The Dingwall Fordyce family had live at Brucklay Castle, north of Maud in Aberdeenshire, since the mid 1700s. William Dingwall Fordyce inherited the family lands a century later and went on to introduce a series of innovations. These included insurance for his tenants' cottages, and the provision of weekly carriages to Banff, Peterhead and Aberdeen to give his tenants and their families more mobility. He was also instrumental in introducing gaming laws intended to assist the rural economy.

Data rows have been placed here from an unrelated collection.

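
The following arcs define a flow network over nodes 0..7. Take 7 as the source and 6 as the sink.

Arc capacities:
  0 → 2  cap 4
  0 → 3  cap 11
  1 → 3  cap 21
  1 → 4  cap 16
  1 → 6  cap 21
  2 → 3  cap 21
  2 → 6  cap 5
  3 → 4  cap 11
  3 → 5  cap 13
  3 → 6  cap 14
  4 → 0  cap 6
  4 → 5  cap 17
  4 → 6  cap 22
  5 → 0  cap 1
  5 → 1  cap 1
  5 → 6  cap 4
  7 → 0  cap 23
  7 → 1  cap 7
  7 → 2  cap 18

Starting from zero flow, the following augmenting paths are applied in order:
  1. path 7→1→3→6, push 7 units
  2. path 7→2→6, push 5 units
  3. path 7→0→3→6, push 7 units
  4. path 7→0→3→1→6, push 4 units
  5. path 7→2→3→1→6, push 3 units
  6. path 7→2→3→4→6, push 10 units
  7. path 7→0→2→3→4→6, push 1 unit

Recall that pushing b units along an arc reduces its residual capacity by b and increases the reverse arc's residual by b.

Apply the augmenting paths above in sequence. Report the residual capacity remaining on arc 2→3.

Residual capacity of (2,3): 7

after path 1 (7→1→3→6, push 7): res(2,3)=21
after path 2 (7→2→6, push 5): res(2,3)=21
after path 3 (7→0→3→6, push 7): res(2,3)=21
after path 4 (7→0→3→1→6, push 4): res(2,3)=21
after path 5 (7→2→3→1→6, push 3): res(2,3)=18
after path 6 (7→2→3→4→6, push 10): res(2,3)=8
after path 7 (7→0→2→3→4→6, push 1): res(2,3)=7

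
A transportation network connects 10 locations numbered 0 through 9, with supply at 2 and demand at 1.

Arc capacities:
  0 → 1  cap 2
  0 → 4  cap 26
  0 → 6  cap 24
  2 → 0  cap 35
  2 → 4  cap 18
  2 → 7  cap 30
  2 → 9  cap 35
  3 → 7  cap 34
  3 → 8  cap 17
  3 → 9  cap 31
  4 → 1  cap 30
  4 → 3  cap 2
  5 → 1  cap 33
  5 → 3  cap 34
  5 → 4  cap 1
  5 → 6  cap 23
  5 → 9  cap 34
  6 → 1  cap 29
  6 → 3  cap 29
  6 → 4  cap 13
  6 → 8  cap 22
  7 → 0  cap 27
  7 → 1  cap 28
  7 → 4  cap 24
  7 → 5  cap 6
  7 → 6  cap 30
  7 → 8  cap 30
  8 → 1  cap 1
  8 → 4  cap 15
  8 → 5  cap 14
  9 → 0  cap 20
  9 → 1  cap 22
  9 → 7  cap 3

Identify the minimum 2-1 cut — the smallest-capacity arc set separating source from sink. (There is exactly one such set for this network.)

Min-cut arcs: {(0,1), (0,6), (2,7), (4,1), (4,3), (9,1), (9,7)} (total capacity 113)

augment #1: 2→0→1 push 2
augment #2: 2→4→1 push 18
augment #3: 2→7→1 push 28
augment #4: 2→9→1 push 22
augment #5: 2→0→4→1 push 12
augment #6: 2→0→6→1 push 21
augment #7: 2→7→5→1 push 2
augment #8: 2→9→0→6→1 push 3
augment #9: 2→9→7→5→1 push 3
augment #10: 2→9→0→4→3→8→1 push 1
augment #11: 2→9→0→4→3→7→5→1 push 1
max flow = 113; residual-reachable set from 2 gives S-side
cut edges (S→T): {(0,1), (0,6), (2,7), (4,1), (4,3), (9,1), (9,7)} total cap 113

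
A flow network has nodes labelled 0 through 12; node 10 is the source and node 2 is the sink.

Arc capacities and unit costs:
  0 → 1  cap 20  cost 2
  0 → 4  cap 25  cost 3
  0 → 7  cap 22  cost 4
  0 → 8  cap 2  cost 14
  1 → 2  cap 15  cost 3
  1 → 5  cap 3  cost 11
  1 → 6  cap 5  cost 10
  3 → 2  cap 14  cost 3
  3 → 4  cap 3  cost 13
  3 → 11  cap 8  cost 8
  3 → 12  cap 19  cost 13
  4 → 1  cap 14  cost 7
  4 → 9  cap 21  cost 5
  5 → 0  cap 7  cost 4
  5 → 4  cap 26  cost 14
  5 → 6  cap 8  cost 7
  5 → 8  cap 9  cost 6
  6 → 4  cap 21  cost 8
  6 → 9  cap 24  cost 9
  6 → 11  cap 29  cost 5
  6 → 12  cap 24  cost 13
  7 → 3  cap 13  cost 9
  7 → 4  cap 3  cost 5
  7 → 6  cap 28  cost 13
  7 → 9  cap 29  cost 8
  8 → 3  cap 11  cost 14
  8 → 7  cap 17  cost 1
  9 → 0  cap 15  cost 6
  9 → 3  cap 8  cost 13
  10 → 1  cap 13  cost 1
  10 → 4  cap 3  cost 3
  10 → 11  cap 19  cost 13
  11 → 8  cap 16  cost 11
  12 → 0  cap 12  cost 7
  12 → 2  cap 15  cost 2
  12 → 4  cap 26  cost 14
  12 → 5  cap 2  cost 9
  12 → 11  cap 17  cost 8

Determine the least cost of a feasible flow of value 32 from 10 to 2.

shortest-cost path #1: 10→1→2 push 13 @ unit cost 4 (adds 52)
shortest-cost path #2: 10→4→1→2 push 2 @ unit cost 13 (adds 26)
shortest-cost path #3: 10→4→9→3→2 push 1 @ unit cost 24 (adds 24)
shortest-cost path #4: 10→11→8→7→3→2 push 13 @ unit cost 37 (adds 481)
shortest-cost path #5: 10→11→8→3→9→4→1→6→12→2 push 1 @ unit cost 52 (adds 52)
shortest-cost path #6: 10→11→8→3→12→2 push 2 @ unit cost 53 (adds 106)
total cost = 741

Minimum cost for 32 units: 741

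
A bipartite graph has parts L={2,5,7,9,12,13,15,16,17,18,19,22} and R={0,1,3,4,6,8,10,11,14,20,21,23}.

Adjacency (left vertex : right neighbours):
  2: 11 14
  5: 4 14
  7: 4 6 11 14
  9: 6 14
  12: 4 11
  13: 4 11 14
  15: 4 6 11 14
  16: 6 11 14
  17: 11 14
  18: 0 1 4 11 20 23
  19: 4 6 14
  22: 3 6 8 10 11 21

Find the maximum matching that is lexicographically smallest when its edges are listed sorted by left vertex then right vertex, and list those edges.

|M| = 6 (so the lex-smallest maximum matching has 6 edges)
process left vertices in ascending order; for each, take the smallest-labelled available neighbour that still permits 6 edges overall, or leave it unmatched if none does
lex-smallest matching: {2-11, 5-4, 7-6, 9-14, 18-0, 22-3}

Lex-smallest maximum matching: {(2,11), (5,4), (7,6), (9,14), (18,0), (22,3)}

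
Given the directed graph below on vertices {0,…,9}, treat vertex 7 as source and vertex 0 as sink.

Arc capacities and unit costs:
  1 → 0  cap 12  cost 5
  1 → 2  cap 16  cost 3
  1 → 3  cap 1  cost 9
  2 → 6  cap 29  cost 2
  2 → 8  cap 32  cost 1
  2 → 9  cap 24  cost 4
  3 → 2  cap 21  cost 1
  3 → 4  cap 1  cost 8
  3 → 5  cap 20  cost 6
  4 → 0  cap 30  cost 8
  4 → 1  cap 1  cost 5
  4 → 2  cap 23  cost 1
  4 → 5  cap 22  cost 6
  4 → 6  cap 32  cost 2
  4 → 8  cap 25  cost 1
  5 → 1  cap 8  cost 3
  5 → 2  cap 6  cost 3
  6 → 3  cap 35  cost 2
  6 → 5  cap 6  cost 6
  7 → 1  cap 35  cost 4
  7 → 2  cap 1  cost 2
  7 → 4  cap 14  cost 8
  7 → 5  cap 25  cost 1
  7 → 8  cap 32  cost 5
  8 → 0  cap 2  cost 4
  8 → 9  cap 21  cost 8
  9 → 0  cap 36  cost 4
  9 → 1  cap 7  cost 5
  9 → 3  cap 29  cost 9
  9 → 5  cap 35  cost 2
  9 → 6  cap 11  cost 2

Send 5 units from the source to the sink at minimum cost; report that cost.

Minimum cost for 5 units: 43

shortest-cost path #1: 7→2→8→0 push 1 @ unit cost 7 (adds 7)
shortest-cost path #2: 7→8→0 push 1 @ unit cost 9 (adds 9)
shortest-cost path #3: 7→1→0 push 3 @ unit cost 9 (adds 27)
total cost = 43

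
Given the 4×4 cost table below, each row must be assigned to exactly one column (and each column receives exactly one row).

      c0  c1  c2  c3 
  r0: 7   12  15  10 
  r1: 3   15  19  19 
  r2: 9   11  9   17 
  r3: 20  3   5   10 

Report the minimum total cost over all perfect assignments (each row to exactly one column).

optimal assignment: row0→col3 (cost 10), row1→col0 (cost 3), row2→col2 (cost 9), row3→col1 (cost 3)
total = 10 + 3 + 9 + 3 = 25

Minimum assignment cost: 25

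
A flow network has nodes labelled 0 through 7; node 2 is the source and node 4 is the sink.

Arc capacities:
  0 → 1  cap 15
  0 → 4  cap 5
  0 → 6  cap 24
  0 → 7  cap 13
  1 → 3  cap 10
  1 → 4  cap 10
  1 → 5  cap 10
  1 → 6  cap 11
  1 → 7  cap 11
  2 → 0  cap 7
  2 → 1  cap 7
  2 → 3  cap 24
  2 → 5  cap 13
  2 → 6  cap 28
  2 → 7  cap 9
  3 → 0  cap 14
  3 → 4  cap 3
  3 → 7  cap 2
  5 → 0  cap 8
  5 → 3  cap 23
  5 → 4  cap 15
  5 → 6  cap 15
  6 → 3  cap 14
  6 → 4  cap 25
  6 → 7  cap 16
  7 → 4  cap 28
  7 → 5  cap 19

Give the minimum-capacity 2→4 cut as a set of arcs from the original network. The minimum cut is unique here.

augment #1: 2→0→4 push 5
augment #2: 2→1→4 push 7
augment #3: 2→3→4 push 3
augment #4: 2→5→4 push 13
augment #5: 2→6→4 push 25
augment #6: 2→7→4 push 9
augment #7: 2→0→1→4 push 2
augment #8: 2→3→7→4 push 2
augment #9: 2→6→7→4 push 3
augment #10: 2→3→0→1→4 push 1
augment #11: 2→3→0→7→4 push 13
max flow = 83; residual-reachable set from 2 gives S-side
cut edges (S→T): {(2,0), (2,1), (2,5), (2,6), (2,7), (3,0), (3,4), (3,7)} total cap 83

Min-cut arcs: {(2,0), (2,1), (2,5), (2,6), (2,7), (3,0), (3,4), (3,7)} (total capacity 83)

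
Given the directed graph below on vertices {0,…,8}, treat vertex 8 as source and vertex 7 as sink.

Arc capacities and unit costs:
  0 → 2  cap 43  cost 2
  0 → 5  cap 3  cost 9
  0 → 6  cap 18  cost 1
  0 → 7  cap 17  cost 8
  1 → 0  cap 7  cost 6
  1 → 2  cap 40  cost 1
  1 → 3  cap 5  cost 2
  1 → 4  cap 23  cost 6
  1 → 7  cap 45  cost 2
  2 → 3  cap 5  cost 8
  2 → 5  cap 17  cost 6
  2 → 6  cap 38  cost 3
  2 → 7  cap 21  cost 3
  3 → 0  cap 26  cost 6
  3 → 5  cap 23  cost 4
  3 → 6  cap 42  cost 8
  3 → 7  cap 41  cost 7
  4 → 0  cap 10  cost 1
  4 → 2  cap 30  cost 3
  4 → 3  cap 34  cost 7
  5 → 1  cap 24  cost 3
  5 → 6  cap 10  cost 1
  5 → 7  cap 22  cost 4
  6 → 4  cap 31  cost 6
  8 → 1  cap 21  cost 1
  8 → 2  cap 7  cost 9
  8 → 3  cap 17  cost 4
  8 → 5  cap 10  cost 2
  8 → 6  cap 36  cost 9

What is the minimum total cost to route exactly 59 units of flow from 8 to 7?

Minimum cost for 59 units: 478

shortest-cost path #1: 8→1→7 push 21 @ unit cost 3 (adds 63)
shortest-cost path #2: 8→5→7 push 10 @ unit cost 6 (adds 60)
shortest-cost path #3: 8→3→7 push 17 @ unit cost 11 (adds 187)
shortest-cost path #4: 8→2→7 push 7 @ unit cost 12 (adds 84)
shortest-cost path #5: 8→6→4→2→7 push 4 @ unit cost 21 (adds 84)
total cost = 478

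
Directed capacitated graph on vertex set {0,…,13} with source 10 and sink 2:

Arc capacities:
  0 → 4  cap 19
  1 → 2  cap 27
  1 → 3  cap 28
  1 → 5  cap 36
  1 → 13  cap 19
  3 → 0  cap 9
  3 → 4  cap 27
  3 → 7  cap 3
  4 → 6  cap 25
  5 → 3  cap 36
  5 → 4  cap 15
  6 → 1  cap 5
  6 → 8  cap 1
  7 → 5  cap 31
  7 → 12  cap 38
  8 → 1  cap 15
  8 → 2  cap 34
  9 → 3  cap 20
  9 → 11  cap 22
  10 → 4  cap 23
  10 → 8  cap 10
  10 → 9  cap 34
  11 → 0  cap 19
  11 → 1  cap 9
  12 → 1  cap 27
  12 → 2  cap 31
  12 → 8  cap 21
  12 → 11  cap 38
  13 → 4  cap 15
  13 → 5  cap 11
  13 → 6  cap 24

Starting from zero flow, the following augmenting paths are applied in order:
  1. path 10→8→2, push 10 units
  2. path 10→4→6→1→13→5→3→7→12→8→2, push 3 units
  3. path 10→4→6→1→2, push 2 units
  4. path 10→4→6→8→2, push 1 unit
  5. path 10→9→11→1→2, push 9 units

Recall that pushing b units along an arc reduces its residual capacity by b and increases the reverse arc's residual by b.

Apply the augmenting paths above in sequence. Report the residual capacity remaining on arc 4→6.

after path 1 (10→8→2, push 10): res(4,6)=25
after path 2 (10→4→6→1→13→5→3→7→12→8→2, push 3): res(4,6)=22
after path 3 (10→4→6→1→2, push 2): res(4,6)=20
after path 4 (10→4→6→8→2, push 1): res(4,6)=19
after path 5 (10→9→11→1→2, push 9): res(4,6)=19

Residual capacity of (4,6): 19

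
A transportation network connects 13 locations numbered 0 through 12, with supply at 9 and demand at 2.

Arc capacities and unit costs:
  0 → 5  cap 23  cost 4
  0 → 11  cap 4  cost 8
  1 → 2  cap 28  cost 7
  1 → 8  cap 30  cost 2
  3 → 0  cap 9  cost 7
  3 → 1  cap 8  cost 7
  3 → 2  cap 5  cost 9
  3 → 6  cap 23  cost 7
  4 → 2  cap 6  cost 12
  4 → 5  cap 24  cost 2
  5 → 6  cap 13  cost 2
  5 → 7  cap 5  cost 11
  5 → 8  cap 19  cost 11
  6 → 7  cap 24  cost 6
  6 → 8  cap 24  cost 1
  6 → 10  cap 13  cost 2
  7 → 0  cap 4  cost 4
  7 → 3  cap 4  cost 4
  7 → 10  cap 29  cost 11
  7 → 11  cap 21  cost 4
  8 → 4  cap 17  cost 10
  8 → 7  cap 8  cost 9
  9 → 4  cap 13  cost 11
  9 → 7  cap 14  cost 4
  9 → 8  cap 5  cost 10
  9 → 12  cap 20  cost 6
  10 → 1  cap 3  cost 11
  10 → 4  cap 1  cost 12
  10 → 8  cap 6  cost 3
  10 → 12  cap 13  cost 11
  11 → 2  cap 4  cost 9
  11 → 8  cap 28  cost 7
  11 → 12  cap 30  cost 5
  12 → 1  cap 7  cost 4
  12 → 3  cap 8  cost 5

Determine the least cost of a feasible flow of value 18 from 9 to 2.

Minimum cost for 18 units: 321

shortest-cost path #1: 9→12→1→2 push 7 @ unit cost 17 (adds 119)
shortest-cost path #2: 9→7→11→2 push 4 @ unit cost 17 (adds 68)
shortest-cost path #3: 9→7→3→2 push 4 @ unit cost 17 (adds 68)
shortest-cost path #4: 9→12→3→2 push 1 @ unit cost 20 (adds 20)
shortest-cost path #5: 9→4→2 push 2 @ unit cost 23 (adds 46)
total cost = 321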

The Formartine and Buchan Railway opened in stages between 1861 and 1865. Its main line ran from Dyce in the south to Fraserburgh in the north, and there was a branch line which connected to Peterhead. The original plans for the line saw it extend only as far north as Ellon. The fact that it went much further was largely due to the political influence, and financial input, of William Dingwall Fordyce. The junction station between the main line to Fraserburgh and the branch line to Peterhead was built in what is today Maud. But, presumably influenced by William Dingwall Fordyce and reflecting the station's proximity to the Brucklay Estate, the railway company originally named the station Brucklay Junction. The village that started to grow up around it was briefly called Brucklay before becoming known as New Maud, and later simply as Maud.
In 1866 Dingwall Fordyce was elected to become the Liberal MP for Aberdeenshire. Following the reorganisation of constituencies by the Representation of the People (Scotland) Act 1868, he was elected to represent East Aberdeenshire.
The railway no longer reaches Maud, though the station buildings are still there. William Dingwall Fordyce is primarily remembered today by prominently located Culsh Monument, complete with its church-like spire, erected a little north of the nearby village of New Deer.